State: Through interfaces such as set_scrollbar_pos(), select_lines(), or select_controls(), directly declare the final state that the control needs to reach. For example, directly set the scroll bar to the 80% position without simulating dragging.
Observation: Through interfaces such as get_texts(), directly obtain the structured information of the control without LLM having to perform pixel - level screen content recognition.
These interfaces do not rely on the "API" exposed by specific applications but are directly implemented based on the general accessibility of the GUI and the operating system.
Experimental results: From "mechanistic" errors to "strategic" errors
To verify the real capabilities of GOI, the research team conducted a comprehensive evaluation on the OSWorld - W benchmark test set that includes Word, Excel, and PowerPoint.
The results show that GOI brings an overwhelming performance improvement. Under the core setting of using the GPT - 5 inference model, the success rate soared from 44% to 74%.
In addition, for more than 61% of the successful tasks, the agent completed the user's core intention "in one go" with only one LLM call.
What's more interesting is the failure analysis.
For the baseline using the GUI, 53.3% of the failures are due to mechanistic errors, such as errors in locating and identifying controls through visual information, navigation planning errors, and errors in interacting with controls. This is like a person failing because they don't know the way.
After introducing GOI, 81% of the failures are concentrated at the strategic level, such as incorrect semantic understanding of the task, incorrect semantic analysis of the picture content, or incorrect perception of the control functions.

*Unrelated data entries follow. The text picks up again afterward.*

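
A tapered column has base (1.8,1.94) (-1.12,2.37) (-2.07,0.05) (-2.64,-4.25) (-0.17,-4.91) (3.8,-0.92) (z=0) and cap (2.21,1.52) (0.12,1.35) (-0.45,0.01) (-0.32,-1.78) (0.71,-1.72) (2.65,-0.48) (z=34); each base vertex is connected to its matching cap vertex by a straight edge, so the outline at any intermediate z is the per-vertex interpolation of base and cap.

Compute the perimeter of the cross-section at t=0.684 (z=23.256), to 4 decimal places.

Perimeter at t=0.684: 14.0091

Cross-section at t=0.684: each vertex is (1-t)·p0[i] + t·p1[i].
  v1: (1-0.684)·(1.8,1.94) + 0.684·(2.21,1.52) = (2.0804,1.6527)
  v2: (1-0.684)·(-1.12,2.37) + 0.684·(0.12,1.35) = (-0.2718,1.6723)
  v3: (1-0.684)·(-2.07,0.05) + 0.684·(-0.45,0.01) = (-0.9619,0.0226)
  v4: (1-0.684)·(-2.64,-4.25) + 0.684·(-0.32,-1.78) = (-1.0531,-2.5605)
  v5: (1-0.684)·(-0.17,-4.91) + 0.684·(0.71,-1.72) = (0.4319,-2.7280)
  v6: (1-0.684)·(3.8,-0.92) + 0.684·(2.65,-0.48) = (3.0134,-0.6190)
Perimeter = Σ |v_{i+1} − v_i|:
  edge 1→2: √(-2.3523² + 0.0196²) = 2.3524 (running 2.3524)
  edge 2→3: √(-0.6901² + -1.6497²) = 1.7882 (running 4.1406)
  edge 3→4: √(-0.0912² + -2.5832²) = 2.5848 (running 6.7253)
  edge 4→5: √(1.4850² + -0.1675²) = 1.4945 (running 8.2198)
  edge 5→6: √(2.5815² + 2.1090²) = 3.3335 (running 11.5532)
  edge 6→1: √(-0.9330² + 2.2718²) = 2.4559 (running 14.0091)
Perimeter = 14.0091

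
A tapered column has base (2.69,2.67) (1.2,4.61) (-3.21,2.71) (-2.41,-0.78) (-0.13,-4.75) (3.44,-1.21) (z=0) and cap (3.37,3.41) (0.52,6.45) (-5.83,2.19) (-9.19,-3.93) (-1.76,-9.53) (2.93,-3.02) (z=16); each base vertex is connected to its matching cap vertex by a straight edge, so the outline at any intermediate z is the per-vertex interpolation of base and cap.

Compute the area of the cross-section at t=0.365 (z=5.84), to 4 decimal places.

Area at t=0.365: 62.6757

Cross-section at t=0.365: each vertex is (1-t)·p0[i] + t·p1[i].
  v1: (1-0.365)·(2.69,2.67) + 0.365·(3.37,3.41) = (2.9382,2.9401)
  v2: (1-0.365)·(1.2,4.61) + 0.365·(0.52,6.45) = (0.9518,5.2816)
  v3: (1-0.365)·(-3.21,2.71) + 0.365·(-5.83,2.19) = (-4.1663,2.5202)
  v4: (1-0.365)·(-2.41,-0.78) + 0.365·(-9.19,-3.93) = (-4.8847,-1.9298)
  v5: (1-0.365)·(-0.13,-4.75) + 0.365·(-1.76,-9.53) = (-0.7249,-6.4947)
  v6: (1-0.365)·(3.44,-1.21) + 0.365·(2.93,-3.02) = (3.2538,-1.8706)
Shoelace sum Σ(x_i·y_{i+1} − x_{i+1}·y_i):
  i=1: 2.9382·5.2816 − 0.9518·2.9401 = +12.7200 (running +12.7200)
  i=2: 0.9518·2.5202 − -4.1663·5.2816 = +24.4035 (running +37.1235)
  i=3: -4.1663·-1.9298 − -4.8847·2.5202 = +20.3503 (running +57.4738)
  i=4: -4.8847·-6.4947 − -0.7249·-1.9298 = +30.3257 (running +87.7995)
  i=5: -0.7249·-1.8706 − 3.2538·-6.4947 = +22.4889 (running +110.2884)
  i=6: 3.2538·2.9401 − 2.9382·-1.8706 = +15.0630 (running +125.3514)
Area = |Σ|/2 = |125.3514|/2 = 62.6757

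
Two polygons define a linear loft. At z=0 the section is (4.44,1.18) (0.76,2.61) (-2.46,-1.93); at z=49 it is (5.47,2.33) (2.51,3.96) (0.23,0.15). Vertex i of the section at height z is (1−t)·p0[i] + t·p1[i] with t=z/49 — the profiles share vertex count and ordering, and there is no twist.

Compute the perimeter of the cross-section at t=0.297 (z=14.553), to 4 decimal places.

Cross-section at t=0.297: each vertex is (1-t)·p0[i] + t·p1[i].
  v1: (1-0.297)·(4.44,1.18) + 0.297·(5.47,2.33) = (4.7459,1.5215)
  v2: (1-0.297)·(0.76,2.61) + 0.297·(2.51,3.96) = (1.2797,3.0110)
  v3: (1-0.297)·(-2.46,-1.93) + 0.297·(0.23,0.15) = (-1.6611,-1.3122)
Perimeter = Σ |v_{i+1} − v_i|:
  edge 1→2: √(-3.4662² + 1.4894²) = 3.7726 (running 3.7726)
  edge 2→3: √(-2.9408² + -4.3232²) = 5.2286 (running 9.0012)
  edge 3→1: √(6.4070² + 2.8338²) = 7.0057 (running 16.0069)
Perimeter = 16.0069

Perimeter at t=0.297: 16.0069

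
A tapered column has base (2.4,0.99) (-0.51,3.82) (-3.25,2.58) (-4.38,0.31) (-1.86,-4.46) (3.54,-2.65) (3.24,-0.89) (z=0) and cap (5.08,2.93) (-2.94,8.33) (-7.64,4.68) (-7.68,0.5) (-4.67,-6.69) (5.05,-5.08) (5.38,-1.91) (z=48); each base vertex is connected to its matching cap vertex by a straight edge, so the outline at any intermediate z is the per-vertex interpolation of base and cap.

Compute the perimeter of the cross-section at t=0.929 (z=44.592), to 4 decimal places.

Perimeter at t=0.929: 43.9485

Cross-section at t=0.929: each vertex is (1-t)·p0[i] + t·p1[i].
  v1: (1-0.929)·(2.4,0.99) + 0.929·(5.08,2.93) = (4.8897,2.7923)
  v2: (1-0.929)·(-0.51,3.82) + 0.929·(-2.94,8.33) = (-2.7675,8.0098)
  v3: (1-0.929)·(-3.25,2.58) + 0.929·(-7.64,4.68) = (-7.3283,4.5309)
  v4: (1-0.929)·(-4.38,0.31) + 0.929·(-7.68,0.5) = (-7.4457,0.4865)
  v5: (1-0.929)·(-1.86,-4.46) + 0.929·(-4.67,-6.69) = (-4.4705,-6.5317)
  v6: (1-0.929)·(3.54,-2.65) + 0.929·(5.05,-5.08) = (4.9428,-4.9075)
  v7: (1-0.929)·(3.24,-0.89) + 0.929·(5.38,-1.91) = (5.2281,-1.8376)
Perimeter = Σ |v_{i+1} − v_i|:
  edge 1→2: √(-7.6572² + 5.2175²) = 9.2658 (running 9.2658)
  edge 2→3: √(-4.5608² + -3.4789²) = 5.7362 (running 15.0020)
  edge 3→4: √(-0.1174² + -4.0444²) = 4.0461 (running 19.0481)
  edge 4→5: √(2.9752² + -7.0182²) = 7.6228 (running 26.6709)
  edge 5→6: √(9.4133² + 1.6242²) = 9.5524 (running 36.2232)
  edge 6→7: √(0.2853² + 3.0699²) = 3.0831 (running 39.3064)
  edge 7→1: √(-0.3383² + 4.6298²) = 4.6422 (running 43.9485)
Perimeter = 43.9485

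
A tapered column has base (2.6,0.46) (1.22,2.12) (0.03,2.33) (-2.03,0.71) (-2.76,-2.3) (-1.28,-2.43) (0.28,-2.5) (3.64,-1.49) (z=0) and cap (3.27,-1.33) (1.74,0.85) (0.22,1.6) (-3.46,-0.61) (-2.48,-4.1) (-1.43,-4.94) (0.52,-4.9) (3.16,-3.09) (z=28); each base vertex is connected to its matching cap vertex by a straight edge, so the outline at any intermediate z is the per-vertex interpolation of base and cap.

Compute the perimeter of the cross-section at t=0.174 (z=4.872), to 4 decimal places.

Cross-section at t=0.174: each vertex is (1-t)·p0[i] + t·p1[i].
  v1: (1-0.174)·(2.6,0.46) + 0.174·(3.27,-1.33) = (2.7166,0.1485)
  v2: (1-0.174)·(1.22,2.12) + 0.174·(1.74,0.85) = (1.3105,1.8990)
  v3: (1-0.174)·(0.03,2.33) + 0.174·(0.22,1.6) = (0.0631,2.2030)
  v4: (1-0.174)·(-2.03,0.71) + 0.174·(-3.46,-0.61) = (-2.2788,0.4803)
  v5: (1-0.174)·(-2.76,-2.3) + 0.174·(-2.48,-4.1) = (-2.7113,-2.6132)
  v6: (1-0.174)·(-1.28,-2.43) + 0.174·(-1.43,-4.94) = (-1.3061,-2.8667)
  v7: (1-0.174)·(0.28,-2.5) + 0.174·(0.52,-4.9) = (0.3218,-2.9176)
  v8: (1-0.174)·(3.64,-1.49) + 0.174·(3.16,-3.09) = (3.5565,-1.7684)
Perimeter = Σ |v_{i+1} − v_i|:
  edge 1→2: √(-1.4061² + 1.7505²) = 2.2453 (running 2.2453)
  edge 2→3: √(-1.2474² + 0.3040²) = 1.2839 (running 3.5292)
  edge 3→4: √(-2.3419² + -1.7227²) = 2.9072 (running 6.4364)
  edge 4→5: √(-0.4325² + -3.0935²) = 3.1236 (running 9.5600)
  edge 5→6: √(1.4052² + -0.2535²) = 1.4279 (running 10.9879)
  edge 6→7: √(1.6279² + -0.0509²) = 1.6287 (running 12.6166)
  edge 7→8: √(3.2347² + 1.1492²) = 3.4328 (running 16.0493)
  edge 8→1: √(-0.8399² + 1.9169²) = 2.0929 (running 18.1422)
Perimeter = 18.1422

Perimeter at t=0.174: 18.1422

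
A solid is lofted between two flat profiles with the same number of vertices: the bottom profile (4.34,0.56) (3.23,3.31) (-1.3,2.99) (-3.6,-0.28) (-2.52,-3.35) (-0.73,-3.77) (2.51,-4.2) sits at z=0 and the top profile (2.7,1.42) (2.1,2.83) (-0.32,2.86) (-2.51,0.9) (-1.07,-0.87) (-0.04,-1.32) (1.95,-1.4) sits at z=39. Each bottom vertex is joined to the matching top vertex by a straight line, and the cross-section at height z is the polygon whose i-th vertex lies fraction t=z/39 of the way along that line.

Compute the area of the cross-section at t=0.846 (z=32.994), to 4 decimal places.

Area at t=0.846: 19.4914

Cross-section at t=0.846: each vertex is (1-t)·p0[i] + t·p1[i].
  v1: (1-0.846)·(4.34,0.56) + 0.846·(2.7,1.42) = (2.9526,1.2876)
  v2: (1-0.846)·(3.23,3.31) + 0.846·(2.1,2.83) = (2.2740,2.9039)
  v3: (1-0.846)·(-1.3,2.99) + 0.846·(-0.32,2.86) = (-0.4709,2.8800)
  v4: (1-0.846)·(-3.6,-0.28) + 0.846·(-2.51,0.9) = (-2.6779,0.7183)
  v5: (1-0.846)·(-2.52,-3.35) + 0.846·(-1.07,-0.87) = (-1.2933,-1.2519)
  v6: (1-0.846)·(-0.73,-3.77) + 0.846·(-0.04,-1.32) = (-0.1463,-1.6973)
  v7: (1-0.846)·(2.51,-4.2) + 0.846·(1.95,-1.4) = (2.0362,-1.8312)
Shoelace sum Σ(x_i·y_{i+1} − x_{i+1}·y_i):
  i=1: 2.9526·2.9039 − 2.2740·1.2876 = +5.6461 (running +5.6461)
  i=2: 2.2740·2.8800 − -0.4709·2.9039 = +7.9167 (running +13.5628)
  i=3: -0.4709·0.7183 − -2.6779·2.8800 = +7.3740 (running +20.9368)
  i=4: -2.6779·-1.2519 − -1.2933·0.7183 = +4.2814 (running +25.2183)
  i=5: -1.2933·-1.6973 − -0.1463·-1.2519 = +2.0120 (running +27.2303)
  i=6: -0.1463·-1.8312 − 2.0362·-1.6973 = +3.7239 (running +30.9542)
  i=7: 2.0362·1.2876 − 2.9526·-1.8312 = +8.0285 (running +38.9827)
Area = |Σ|/2 = |38.9827|/2 = 19.4914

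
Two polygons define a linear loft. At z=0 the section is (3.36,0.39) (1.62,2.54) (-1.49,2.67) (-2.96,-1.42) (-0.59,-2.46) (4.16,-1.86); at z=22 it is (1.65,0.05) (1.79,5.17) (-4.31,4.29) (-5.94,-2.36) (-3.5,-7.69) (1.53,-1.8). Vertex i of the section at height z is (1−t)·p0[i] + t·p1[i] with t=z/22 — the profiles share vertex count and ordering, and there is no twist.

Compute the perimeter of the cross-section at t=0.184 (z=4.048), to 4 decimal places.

Cross-section at t=0.184: each vertex is (1-t)·p0[i] + t·p1[i].
  v1: (1-0.184)·(3.36,0.39) + 0.184·(1.65,0.05) = (3.0454,0.3274)
  v2: (1-0.184)·(1.62,2.54) + 0.184·(1.79,5.17) = (1.6513,3.0239)
  v3: (1-0.184)·(-1.49,2.67) + 0.184·(-4.31,4.29) = (-2.0089,2.9681)
  v4: (1-0.184)·(-2.96,-1.42) + 0.184·(-5.94,-2.36) = (-3.5083,-1.5930)
  v5: (1-0.184)·(-0.59,-2.46) + 0.184·(-3.5,-7.69) = (-1.1254,-3.4223)
  v6: (1-0.184)·(4.16,-1.86) + 0.184·(1.53,-1.8) = (3.6761,-1.8490)
Perimeter = Σ |v_{i+1} − v_i|:
  edge 1→2: √(-1.3941² + 2.6965²) = 3.0355 (running 3.0355)
  edge 2→3: √(-3.6602² + -0.0558²) = 3.6606 (running 6.6961)
  edge 3→4: √(-1.4994² + -4.5610²) = 4.8012 (running 11.4973)
  edge 4→5: √(2.3829² + -1.8294²) = 3.0041 (running 14.5014)
  edge 5→6: √(4.8015² + 1.5734²) = 5.0527 (running 19.5541)
  edge 6→1: √(-0.6307² + 2.1764²) = 2.2659 (running 21.8201)
Perimeter = 21.8201

Perimeter at t=0.184: 21.8201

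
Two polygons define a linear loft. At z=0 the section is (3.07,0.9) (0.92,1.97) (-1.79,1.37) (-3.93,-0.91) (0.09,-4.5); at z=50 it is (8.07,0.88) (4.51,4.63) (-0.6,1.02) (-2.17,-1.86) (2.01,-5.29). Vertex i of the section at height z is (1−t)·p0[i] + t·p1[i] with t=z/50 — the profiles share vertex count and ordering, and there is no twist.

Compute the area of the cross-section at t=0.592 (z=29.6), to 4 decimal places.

Area at t=0.592: 39.1066

Cross-section at t=0.592: each vertex is (1-t)·p0[i] + t·p1[i].
  v1: (1-0.592)·(3.07,0.9) + 0.592·(8.07,0.88) = (6.0300,0.8882)
  v2: (1-0.592)·(0.92,1.97) + 0.592·(4.51,4.63) = (3.0453,3.5447)
  v3: (1-0.592)·(-1.79,1.37) + 0.592·(-0.6,1.02) = (-1.0855,1.1628)
  v4: (1-0.592)·(-3.93,-0.91) + 0.592·(-2.17,-1.86) = (-2.8881,-1.4724)
  v5: (1-0.592)·(0.09,-4.5) + 0.592·(2.01,-5.29) = (1.2266,-4.9677)
Shoelace sum Σ(x_i·y_{i+1} − x_{i+1}·y_i):
  i=1: 6.0300·3.5447 − 3.0453·0.8882 = +18.6700 (running +18.6700)
  i=2: 3.0453·1.1628 − -1.0855·3.5447 = +7.3889 (running +26.0589)
  i=3: -1.0855·-1.4724 − -2.8881·1.1628 = +4.9566 (running +31.0155)
  i=4: -2.8881·-4.9677 − 1.2266·-1.4724 = +16.1532 (running +47.1686)
  i=5: 1.2266·0.8882 − 6.0300·-4.9677 = +31.0446 (running +78.2132)
Area = |Σ|/2 = |78.2132|/2 = 39.1066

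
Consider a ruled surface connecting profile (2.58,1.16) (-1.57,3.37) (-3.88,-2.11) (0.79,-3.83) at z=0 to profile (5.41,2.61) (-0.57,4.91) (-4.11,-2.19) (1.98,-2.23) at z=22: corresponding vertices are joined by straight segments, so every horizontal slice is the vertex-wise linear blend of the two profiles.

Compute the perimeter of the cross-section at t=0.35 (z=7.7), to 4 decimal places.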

This means that GOI has successfully liberated LLM from the cumbersome mechanisms and reduced the possibility of failure due to mechanistic reasons. LLM no longer easily makes "silly mistakes" and focuses more on its own semantic understanding ability. This is like LLM mislocating the destination instead of failing because it doesn't know the way.
The team said that the proposal of GOI points out a clear direction for designing a more suitable interaction paradigm for large models.
This work not only provides a solution for improving the performance of existing agents but also inspires us to think:
Should future operating systems and applications natively provide such a "LLM - friendly" declarative interface, thus paving the way for more powerful and general AI agents?
Paper address: https://arxiv.org/abs/2510.04607
This article is from the WeChat official account "QbitAI". Author: The team of the Institute of Software, Chinese Academy of Sciences. Republished by 36Kr with permission.